サマーズ元米財務長官、FRB議長指名を辞退

米金利低下を見越してドル売り
金曜日の海外時間には、米経済指標が弱い結果だったことから円買いが強まりました。週明け東京時間早朝、オバマ大統領がサマーズ元財務長官のFRB議長起用を断念したと報じられたことからドル売りが強まりました。

欧州時間、特段の材料もない中、各通貨ペアとも非常に狭いレンジ内での取引が続きました。
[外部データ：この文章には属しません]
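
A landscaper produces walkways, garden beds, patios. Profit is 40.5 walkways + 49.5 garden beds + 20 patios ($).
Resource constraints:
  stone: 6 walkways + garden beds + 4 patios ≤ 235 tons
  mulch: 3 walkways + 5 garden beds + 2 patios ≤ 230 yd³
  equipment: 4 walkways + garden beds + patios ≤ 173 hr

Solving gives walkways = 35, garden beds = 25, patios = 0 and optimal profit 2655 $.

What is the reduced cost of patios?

-7

Check each constraint at x*: stone 235/235 (tight); mulch 230/230 (tight); equipment 165/173 (slack 8).
Since equipment is not tight, its dual is 0.
Dual feasibility on the basic columns requires 6·y_stone + 3·y_mulch = 40.5, 1·y_stone + 5·y_mulch = 49.5.
→ y_stone = 2 and y_mulch = 9.5.
Reduced cost of patios: c₃ − yᵀa₃ = 20 − (2·4 + 9.5·2) = 20 − 27 = -7.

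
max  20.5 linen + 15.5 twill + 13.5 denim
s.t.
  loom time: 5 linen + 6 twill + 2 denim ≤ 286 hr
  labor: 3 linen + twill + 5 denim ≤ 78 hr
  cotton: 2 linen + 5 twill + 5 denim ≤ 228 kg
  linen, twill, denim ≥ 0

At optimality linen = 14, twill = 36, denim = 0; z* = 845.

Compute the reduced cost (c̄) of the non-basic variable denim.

-8

At the optimum: loom time uses 286 of 286 (binding); labor uses 78 of 78 (binding); cotton uses 208 of 228 (slack = 20).
Since cotton is not tight, its dual is 0.
Dual feasibility on the basic columns requires 5·y_loom time + 3·y_labor = 20.5, 6·y_loom time + 1·y_labor = 15.5.
This yields shadow prices y_loom time = 2, y_labor = 3.5.
Reduced cost of denim: c₃ − yᵀa₃ = 13.5 − (2·2 + 3.5·5) = 13.5 − 21.5 = -8.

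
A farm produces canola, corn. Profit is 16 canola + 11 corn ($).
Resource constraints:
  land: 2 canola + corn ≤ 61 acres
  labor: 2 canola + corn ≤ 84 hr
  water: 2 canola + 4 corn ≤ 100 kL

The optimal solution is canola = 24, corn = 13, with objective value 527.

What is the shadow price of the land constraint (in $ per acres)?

Check each constraint at x*: land 61/61 (tight); labor 61/84 (slack 23); water 100/100 (tight).
Slack constraints have shadow price 0 (complementary slackness).
From A_Bᵀ y = c: 2·y_land + 2·y_water = 16; 1·y_land + 4·y_water = 11.
This yields shadow prices y_land = 7, y_water = 1.
Shadow price of land = 7.

7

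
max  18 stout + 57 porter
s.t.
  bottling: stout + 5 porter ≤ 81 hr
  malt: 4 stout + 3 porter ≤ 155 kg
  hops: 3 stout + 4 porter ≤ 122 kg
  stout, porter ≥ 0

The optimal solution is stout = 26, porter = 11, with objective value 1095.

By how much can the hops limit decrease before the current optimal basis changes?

57.2

Binding constraints: bottling, hops. The basis is B = [[1,5],[3,4]] with det -11.
Per unit decrease in hops, x* moves by d = (-0.4545, 0.0909).
The basis stays optimal until stout reaches 0; allowable decrease = 57.2 kg.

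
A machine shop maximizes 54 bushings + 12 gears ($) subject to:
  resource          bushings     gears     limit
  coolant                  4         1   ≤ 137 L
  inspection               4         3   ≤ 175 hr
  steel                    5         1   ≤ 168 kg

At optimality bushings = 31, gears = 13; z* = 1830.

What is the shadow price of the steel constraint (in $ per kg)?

Check each constraint at x*: coolant 137/137 (tight); inspection 163/175 (slack 12); steel 168/168 (tight).
By complementary slackness, y = 0 for the non-binding constraint.
From A_Bᵀ y = c: 4·y_coolant + 5·y_steel = 54; 1·y_coolant + 1·y_steel = 12.
→ y_coolant = 6 and y_steel = 6.
Shadow price of steel = 6.

6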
NY時間にはいって、発表された米・8月小売売上高が予想よりも弱い結果だったことから、ややドル売りが強まって、ドル円は99.30円台まで下落し、ユーロドルは1.3320台まで上昇しました。しかしその後、各国株価が弱含みに推移したことからリスク回避の動きが強まって、円買い、ドル買いが強まりました。さらに発表された米・9月ミシガン大学消費者信頼感指数が弱い結果だったこともあって、ドル円は99.20円台まで、ユーロ円は131.60円台まで、ユーロドルは1.3250台まで下落しました。

NY時間午後から終盤にかけては、欧州株が反発したことなどから、ユーロの買戻しが強まって、ユーロドルは1.3310付近まで、ユーロ円は132.10円台まで反発しました。
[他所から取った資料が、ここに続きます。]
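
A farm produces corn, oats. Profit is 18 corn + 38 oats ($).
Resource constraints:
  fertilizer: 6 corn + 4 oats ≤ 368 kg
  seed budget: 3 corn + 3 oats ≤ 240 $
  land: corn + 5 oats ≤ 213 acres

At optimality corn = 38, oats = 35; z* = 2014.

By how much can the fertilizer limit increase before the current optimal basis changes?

Binding constraints: fertilizer, land. The basis is B = [[6,4],[1,5]] with det 26.
Per unit increase in fertilizer, x* moves by d = (0.1923, -0.0385).
The basis stays optimal until seed budget becomes binding; allowable increase = 45.5 kg.

45.5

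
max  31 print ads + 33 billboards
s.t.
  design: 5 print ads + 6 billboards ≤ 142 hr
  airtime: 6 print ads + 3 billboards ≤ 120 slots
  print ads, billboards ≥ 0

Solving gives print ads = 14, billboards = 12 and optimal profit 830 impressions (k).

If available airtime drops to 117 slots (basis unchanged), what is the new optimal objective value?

At the optimum: design uses 142 of 142 (binding); airtime uses 120 of 120 (binding).
From A_Bᵀ y = c: 5·y_design + 6·y_airtime = 31; 6·y_design + 3·y_airtime = 33.
This yields shadow prices y_design = 5, y_airtime = 1.
Δz = y_airtime·Δb = 1 × (-3) = -3, so new z* = 830 − 3 = 827.

827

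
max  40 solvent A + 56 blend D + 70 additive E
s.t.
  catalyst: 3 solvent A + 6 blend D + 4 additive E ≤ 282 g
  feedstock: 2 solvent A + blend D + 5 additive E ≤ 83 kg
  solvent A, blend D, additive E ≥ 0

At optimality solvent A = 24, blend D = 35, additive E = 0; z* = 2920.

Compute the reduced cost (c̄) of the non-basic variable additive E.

-2

Check each constraint at x*: catalyst 282/282 (tight); feedstock 83/83 (tight).
From A_Bᵀ y = c: 3·y_catalyst + 2·y_feedstock = 40; 6·y_catalyst + 1·y_feedstock = 56.
→ y_catalyst = 8 and y_feedstock = 8.
Reduced cost of additive E: c₃ − yᵀa₃ = 70 − (8·4 + 8·5) = 70 − 72 = -2.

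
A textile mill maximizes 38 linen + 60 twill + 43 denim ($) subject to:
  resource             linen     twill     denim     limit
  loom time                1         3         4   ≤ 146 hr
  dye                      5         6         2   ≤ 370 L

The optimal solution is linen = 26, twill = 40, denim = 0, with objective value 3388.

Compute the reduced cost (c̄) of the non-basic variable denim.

-1

At the optimum: loom time uses 146 of 146 (binding); dye uses 370 of 370 (binding).
Dual feasibility on the basic columns requires 1·y_loom time + 5·y_dye = 38, 3·y_loom time + 6·y_dye = 60.
This yields shadow prices y_loom time = 8, y_dye = 6.
Reduced cost of denim: c₃ − yᵀa₃ = 43 − (8·4 + 6·2) = 43 − 44 = -1.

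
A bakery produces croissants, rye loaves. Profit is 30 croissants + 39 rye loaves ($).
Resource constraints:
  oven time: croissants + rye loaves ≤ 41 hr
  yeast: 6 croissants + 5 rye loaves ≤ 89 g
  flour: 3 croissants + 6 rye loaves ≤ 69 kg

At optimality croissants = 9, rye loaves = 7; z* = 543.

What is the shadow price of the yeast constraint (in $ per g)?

3

Binding: yeast and flour. Non-binding: oven time (25 unused).
Since oven time is not tight, its dual is 0.
From A_Bᵀ y = c: 6·y_yeast + 3·y_flour = 30; 5·y_yeast + 6·y_flour = 39.
Solving: y_yeast = 3, y_flour = 4.
Shadow price of yeast = 3.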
週明け東京時間早朝に「サマーズ元財務長官が、自身が指名された場合に議会の人事承認プロセスが難航し、大統領の経済運営やFRBに悪影響を及ぼす恐れがあるとの懸念から、選考候補からの辞退を決断する、としたことから、オバマ米大統領がサマーズ氏の起用を断念する方針を示した」と報じられたことから、よりハト派的なイエレンFRB副議長の議長就任の可能性が高まったとしてドル売りが強まって、ドル円は98.40円台まで下落し、ユーロドルは1.3380台まで上昇しました。

今日の海外時間には、ユーロ圏・8月消費者物価指数、米・9月NY連銀製造業景気指数、米・8月鉱工業生産、米・8月設備稼働率の発表が予定されています。

オバマ大統領がサマーズ氏の起用を断念して、イエレン副議長の議長就任の可能性が高まったことから、米長期金利が低下し、ドル売りが強まると予想できます。しかし、中期的に緩和政策の長期化を株式市場が好感して各国株価が上昇すれば、円売りが強まると予想できます。